Sudden unemployment can throw household budgets and financial planning into disarray, and people who have lost their jobs need strategies to help protect their finances immediately after a job loss. Here are some tips to help alleviate some of the financial stress of being let go.
Tip #1: Assess Your Financial Situation
Before you do anything else, make sure you understand your finances, down to the penny. To do that, sit down with your bills and create a budget that reflects what you currently spend on a weekly and monthly basis.
Consider drawing up a separate list for how much you owe on credit cards, student loans, car payments and mortgages, and figure out what you will owe each month in order to keep current on payments.
Tip #2: Cut Spending
Now that you know what you actually spend, it’s time to take the scissors to your budget. Even if you have substantial savings, it’s important to reduce the amount of cash flowing out of your accounts when the amount flowing in has either stopped or been greatly reduced.
A number of different free websites such as MyMoney.gov and the FINRA Foundation’s SaveandInvest.org offer money-saving tips — see if any of them make sense for you. The advice on most such sites boils down to this: Separate “must-have” expenses from “nice-to-have” ones.

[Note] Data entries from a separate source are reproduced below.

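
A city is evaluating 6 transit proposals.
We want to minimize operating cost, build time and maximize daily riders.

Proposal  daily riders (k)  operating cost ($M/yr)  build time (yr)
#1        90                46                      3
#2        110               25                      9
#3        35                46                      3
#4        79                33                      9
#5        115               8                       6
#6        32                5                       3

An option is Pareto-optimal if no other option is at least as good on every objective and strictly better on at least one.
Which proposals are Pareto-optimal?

#1, #5, #6

#1: not dominated.
#2: dominated by #5 (daily riders 115≥110, operating cost 8≤25, build time 6≤9).
#3: dominated by #1 (daily riders 90≥35, operating cost 46≤46, build time 3≤3).
#4: dominated by #2 (daily riders 110≥79, operating cost 25≤33, build time 9≤9).
#5: not dominated (best daily riders).
#6: not dominated (best operating cost).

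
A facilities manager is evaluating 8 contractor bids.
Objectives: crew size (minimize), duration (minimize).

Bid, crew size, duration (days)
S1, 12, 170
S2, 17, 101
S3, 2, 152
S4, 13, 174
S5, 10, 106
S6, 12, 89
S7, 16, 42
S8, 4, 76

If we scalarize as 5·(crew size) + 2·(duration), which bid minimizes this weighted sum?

S7

S1: 5·12 + 2·170 = 400
S2: 5·17 + 2·101 = 287
S3: 5·2 + 2·152 = 314
S4: 5·13 + 2·174 = 413
S5: 5·10 + 2·106 = 262
S6: 5·12 + 2·89 = 238
S7: 5·16 + 2·42 = 164
S8: 5·4 + 2·76 = 172
Lowest: S7 at 164.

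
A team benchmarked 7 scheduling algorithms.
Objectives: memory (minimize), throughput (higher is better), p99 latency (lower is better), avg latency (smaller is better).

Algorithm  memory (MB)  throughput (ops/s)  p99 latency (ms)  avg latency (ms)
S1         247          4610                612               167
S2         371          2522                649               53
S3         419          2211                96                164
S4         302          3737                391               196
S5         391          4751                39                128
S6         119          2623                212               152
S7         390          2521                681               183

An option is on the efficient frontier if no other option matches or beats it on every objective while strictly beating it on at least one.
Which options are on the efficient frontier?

S1: not dominated.
S2: not dominated (best avg latency).
S3: dominated by S5 (memory 391≤419, throughput 4751≥2211, p99 latency 39≤96, avg latency 128≤164).
S4: not dominated.
S5: not dominated (best throughput).
S6: not dominated (best memory).
S7: dominated by S1 (memory 247≤390, throughput 4610≥2521, p99 latency 612≤681, avg latency 167≤183).

S1, S2, S4, S5, S6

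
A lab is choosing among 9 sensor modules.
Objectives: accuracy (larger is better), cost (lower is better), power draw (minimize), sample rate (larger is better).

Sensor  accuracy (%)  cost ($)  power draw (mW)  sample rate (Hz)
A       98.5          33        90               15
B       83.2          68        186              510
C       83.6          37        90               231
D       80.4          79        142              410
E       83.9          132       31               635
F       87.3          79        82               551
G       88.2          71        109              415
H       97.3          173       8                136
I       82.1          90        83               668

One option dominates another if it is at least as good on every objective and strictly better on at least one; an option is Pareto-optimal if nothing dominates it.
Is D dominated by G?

Yes

G vs D: accuracy 88.2≥80.4, cost 71≤79, power draw 109≤142, sample rate 415≥410 — G is at least as good on every objective with at least one strict improvement.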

Think through these decisions carefully. Cutting the cable package might seem like a good idea, but will you lose Internet access that could help you find and apply to more jobs or quickly respond to potential employers? If so, it might not be as good of an idea as it first seems — you might want to think about asking your provider for a better deal on just the Internet and phone portions of your package.
Tip #3: Consider Looking for Help Finding a Job…

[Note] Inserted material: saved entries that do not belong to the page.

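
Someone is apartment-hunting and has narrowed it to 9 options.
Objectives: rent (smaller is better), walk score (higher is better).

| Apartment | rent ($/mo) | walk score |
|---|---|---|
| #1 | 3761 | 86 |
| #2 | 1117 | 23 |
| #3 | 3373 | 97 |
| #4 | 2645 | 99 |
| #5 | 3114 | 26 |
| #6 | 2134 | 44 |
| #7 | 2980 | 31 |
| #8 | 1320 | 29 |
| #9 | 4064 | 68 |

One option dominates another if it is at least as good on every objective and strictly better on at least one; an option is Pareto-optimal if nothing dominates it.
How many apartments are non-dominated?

4

#1: dominated by #3 (rent 3373≤3761, walk score 97≥86).
#2: not dominated (best rent).
#3: dominated by #4 (rent 2645≤3373, walk score 99≥97).
#4: not dominated (best walk score).
#5: dominated by #4 (rent 2645≤3114, walk score 99≥26).
#6: not dominated.
#7: dominated by #4 (rent 2645≤2980, walk score 99≥31).
#8: not dominated.
#9: dominated by #1 (rent 3761≤4064, walk score 86≥68).
Pareto-optimal: #2, #4, #6, #8 → 4.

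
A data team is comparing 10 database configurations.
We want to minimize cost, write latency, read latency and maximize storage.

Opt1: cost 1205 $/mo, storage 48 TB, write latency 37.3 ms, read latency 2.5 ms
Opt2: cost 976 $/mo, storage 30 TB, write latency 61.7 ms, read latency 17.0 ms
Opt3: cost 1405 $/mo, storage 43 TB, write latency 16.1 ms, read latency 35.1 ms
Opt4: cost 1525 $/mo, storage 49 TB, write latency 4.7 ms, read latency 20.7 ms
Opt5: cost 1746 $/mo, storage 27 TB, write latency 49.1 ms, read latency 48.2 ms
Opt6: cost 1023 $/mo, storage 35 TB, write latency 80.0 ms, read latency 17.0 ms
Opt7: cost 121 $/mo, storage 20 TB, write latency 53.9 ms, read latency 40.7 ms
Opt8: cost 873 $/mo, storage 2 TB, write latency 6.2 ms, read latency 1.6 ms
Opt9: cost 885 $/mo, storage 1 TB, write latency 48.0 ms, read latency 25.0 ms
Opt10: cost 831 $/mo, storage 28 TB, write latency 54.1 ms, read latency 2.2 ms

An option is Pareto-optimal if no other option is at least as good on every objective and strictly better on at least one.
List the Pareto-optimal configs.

Opt1, Opt2, Opt3, Opt4, Opt6, Opt7, Opt8, Opt10

Opt1: not dominated.
Opt2: not dominated.
Opt3: not dominated.
Opt4: not dominated (best storage).
Opt5: dominated by Opt1 (cost 1205≤1746, storage 48≥27, write latency 37.3≤49.1, read latency 2.5≤48.2).
Opt6: not dominated.
Opt7: not dominated (best cost).
Opt8: not dominated (best read latency).
Opt9: dominated by Opt8 (cost 873≤885, storage 2≥1, write latency 6.2≤48.0, read latency 1.6≤25.0).
Opt10: not dominated.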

Sometimes, when employers lay off workers, they offer links to services that may make it easier to find another job — resume writing workshops, job training classes or a job placement service, for example. Labor unions may also offer help with job placement or skills development. Be sure to take advantage of these free tools — you have nothing to lose by trying them.
If your employer doesn’t mention any of this when they discuss your separation from the company, don’t be afraid to ask if they offer such services. The federal government’s Career OneStop site links to job listings in all 50 states, and it can help point you toward job search advice and workshops offered by state and local government offices.

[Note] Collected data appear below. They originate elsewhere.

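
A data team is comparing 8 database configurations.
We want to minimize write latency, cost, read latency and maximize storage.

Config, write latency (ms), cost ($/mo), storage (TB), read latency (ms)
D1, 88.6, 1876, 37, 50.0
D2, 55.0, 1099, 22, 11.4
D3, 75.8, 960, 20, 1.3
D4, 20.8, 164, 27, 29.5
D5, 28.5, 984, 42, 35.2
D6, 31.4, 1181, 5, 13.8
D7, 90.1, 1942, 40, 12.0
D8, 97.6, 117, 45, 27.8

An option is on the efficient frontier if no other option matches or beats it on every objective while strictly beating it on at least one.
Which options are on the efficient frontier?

D1: dominated by D5 (write latency 28.5≤88.6, cost 984≤1876, storage 42≥37, read latency 35.2≤50.0).
D2: not dominated.
D3: not dominated (best read latency).
D4: not dominated (best write latency).
D5: not dominated.
D6: not dominated.
D7: not dominated.
D8: not dominated (best cost).

D2, D3, D4, D5, D6, D7, D8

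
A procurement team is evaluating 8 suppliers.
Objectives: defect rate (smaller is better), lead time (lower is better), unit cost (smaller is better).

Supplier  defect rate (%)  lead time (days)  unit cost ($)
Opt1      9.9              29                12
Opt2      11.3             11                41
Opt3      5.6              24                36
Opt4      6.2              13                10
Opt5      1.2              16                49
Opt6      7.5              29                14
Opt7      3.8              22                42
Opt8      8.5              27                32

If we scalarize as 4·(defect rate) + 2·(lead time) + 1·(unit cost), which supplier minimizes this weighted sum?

Opt4

Opt1: 4·9.9 + 2·29 + 1·12 = 109.6
Opt2: 4·11.3 + 2·11 + 1·41 = 108.2
Opt3: 4·5.6 + 2·24 + 1·36 = 106.4
Opt4: 4·6.2 + 2·13 + 1·10 = 60.8
Opt5: 4·1.2 + 2·16 + 1·49 = 85.8
Opt6: 4·7.5 + 2·29 + 1·14 = 102.0
Opt7: 4·3.8 + 2·22 + 1·42 = 101.2
Opt8: 4·8.5 + 2·27 + 1·32 = 120.0
Lowest: Opt4 at 60.8.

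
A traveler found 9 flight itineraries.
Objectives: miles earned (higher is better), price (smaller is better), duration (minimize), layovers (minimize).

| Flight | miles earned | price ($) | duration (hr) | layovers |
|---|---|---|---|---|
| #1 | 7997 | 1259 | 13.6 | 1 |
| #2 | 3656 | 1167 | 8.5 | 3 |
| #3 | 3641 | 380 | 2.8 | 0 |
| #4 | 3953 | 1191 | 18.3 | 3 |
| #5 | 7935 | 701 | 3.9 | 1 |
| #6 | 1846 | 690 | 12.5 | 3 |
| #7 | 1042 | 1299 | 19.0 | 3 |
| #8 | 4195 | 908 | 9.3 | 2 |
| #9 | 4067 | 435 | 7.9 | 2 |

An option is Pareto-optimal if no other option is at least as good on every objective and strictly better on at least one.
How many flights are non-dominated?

#1: not dominated (best miles earned).
#2: dominated by #5 (miles earned 7935≥3656, price 701≤1167, duration 3.9≤8.5, layovers 1≤3).
#3: not dominated (best price).
#4: dominated by #5 (miles earned 7935≥3953, price 701≤1191, duration 3.9≤18.3, layovers 1≤3).
#5: not dominated.
#6: dominated by #3 (miles earned 3641≥1846, price 380≤690, duration 2.8≤12.5, layovers 0≤3).
#7: dominated by #1 (miles earned 7997≥1042, price 1259≤1299, duration 13.6≤19.0, layovers 1≤3).
#8: dominated by #5 (miles earned 7935≥4195, price 701≤908, duration 3.9≤9.3, layovers 1≤2).
#9: not dominated.
Pareto-optimal: #1, #3, #5, #9 → 4.

4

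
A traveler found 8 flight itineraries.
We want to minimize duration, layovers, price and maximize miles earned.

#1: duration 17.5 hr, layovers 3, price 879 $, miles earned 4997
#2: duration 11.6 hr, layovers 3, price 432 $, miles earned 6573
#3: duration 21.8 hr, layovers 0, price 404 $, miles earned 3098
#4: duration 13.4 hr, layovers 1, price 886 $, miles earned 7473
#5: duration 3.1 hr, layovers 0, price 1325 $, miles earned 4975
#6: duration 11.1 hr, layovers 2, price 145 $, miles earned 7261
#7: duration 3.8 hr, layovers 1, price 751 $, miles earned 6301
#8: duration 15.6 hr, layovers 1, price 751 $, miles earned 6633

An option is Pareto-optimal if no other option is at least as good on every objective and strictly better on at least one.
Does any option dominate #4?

No

#1: worse on duration (17.5 vs 13.4).
#2: worse on layovers (3 vs 1).
#3: worse on duration (21.8 vs 13.4).
#5: worse on price (1325 vs 886).
#6: worse on layovers (2 vs 1).
#7: worse on miles earned (6301 vs 7473).
#8: worse on duration (15.6 vs 13.4).
No option is at least as good as #4 on every objective and strictly better on one.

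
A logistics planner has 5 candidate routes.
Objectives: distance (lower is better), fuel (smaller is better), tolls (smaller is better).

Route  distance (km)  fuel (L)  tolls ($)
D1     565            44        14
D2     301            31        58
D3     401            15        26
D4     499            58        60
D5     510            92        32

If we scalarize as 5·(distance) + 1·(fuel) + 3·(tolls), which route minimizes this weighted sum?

D1: 5·565 + 1·44 + 3·14 = 2911
D2: 5·301 + 1·31 + 3·58 = 1710
D3: 5·401 + 1·15 + 3·26 = 2098
D4: 5·499 + 1·58 + 3·60 = 2733
D5: 5·510 + 1·92 + 3·32 = 2738
Lowest: D2 at 1710.

D2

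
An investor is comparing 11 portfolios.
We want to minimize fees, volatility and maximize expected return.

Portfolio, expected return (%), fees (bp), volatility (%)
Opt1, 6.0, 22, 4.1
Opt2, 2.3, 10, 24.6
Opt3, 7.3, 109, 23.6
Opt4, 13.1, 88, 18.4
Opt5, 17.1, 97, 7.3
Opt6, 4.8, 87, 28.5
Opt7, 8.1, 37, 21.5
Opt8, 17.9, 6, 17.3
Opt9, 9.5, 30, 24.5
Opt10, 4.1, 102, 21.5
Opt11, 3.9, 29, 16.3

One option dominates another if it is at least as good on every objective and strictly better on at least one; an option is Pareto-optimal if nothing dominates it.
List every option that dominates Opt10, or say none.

Opt1, Opt4, Opt5, Opt7, Opt8

Opt1: expected return 6.0≥4.1, fees 22≤102, volatility 4.1≤21.5 — dominates Opt10.
Opt4: expected return 13.1≥4.1, fees 88≤102, volatility 18.4≤21.5 — dominates Opt10.
Opt5: expected return 17.1≥4.1, fees 97≤102, volatility 7.3≤21.5 — dominates Opt10.
Opt7: expected return 8.1≥4.1, fees 37≤102, volatility 21.5≤21.5 — dominates Opt10.
Opt8: expected return 17.9≥4.1, fees 6≤102, volatility 17.3≤21.5 — dominates Opt10.
Others (Opt2, Opt3, Opt6, Opt9, Opt11) are each worse than Opt10 on at least one objective.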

Tip #4: …But Be Careful Who You Trust
Be very careful if you decide to enlist the help of a job placement service or career counselor that was not either recommended by your employer or sponsored by a state or local government. Some unscrupulous fraudsters pose as placement agents or counselors, asking for up-front fees for job listings that either don’t exist or are outdated, and offering services that aren’t very helpful for getting a job.
If anyone asks you to pay an application fee when applying for a position or requests sensitive personal information such as a Social Security or credit card number, the immediate response should be no. For more details on how to avoid job scams, check out the Federal Trade Commission’s website.
Tip #5: Find Out if You Qualify for Unemployment Benefits
Even in the immediate aftermath of the Great Recession, many Americans who qualified for unemployment insurance failed to collect it. A 2012 study showed that only 50 percent of the people who were eligible for unemployment benefits received them at the height of the financial crisis, between 2007 and 2009. Over the past 22 years, just 35 percent of those who qualify have collected unemployment, the study found.
Every state has different eligibility requirements, but a few things are universal, according to the Department of Labor.
First, you have to be unemployed “through no fault of your own.” Generally speaking, that means if you quit or were fired for something like gross negligence, you’re probably not going to qualify for benefits. Second, you have to have worked a certain number of hours or earned a certain amount of money over a set period of time. (The specifics of that requirement vary by state.)
To find out the eligibility rules in your state, visit this website and look for information from your state’s employment agency.
Tip #6: Watch Your Debt Levels
While it may be tempting to run up your credit card bills instead of managing expenses, remember that you don’t know how long this period of unemployment will last. The bills will come due eventually, so if possible, try to keep debt levels under control.
It’s especially important to resist borrowing from your 401(k). The Financial Industry Regulatory Authority’s Investor Education Foundation notes that many plans require employees to pay back loans within 90 days of leaving the company sponsoring the plan. Failing to do so can make you vulnerable to additional income taxes or a 10 percent penalty tax when you withdraw funds.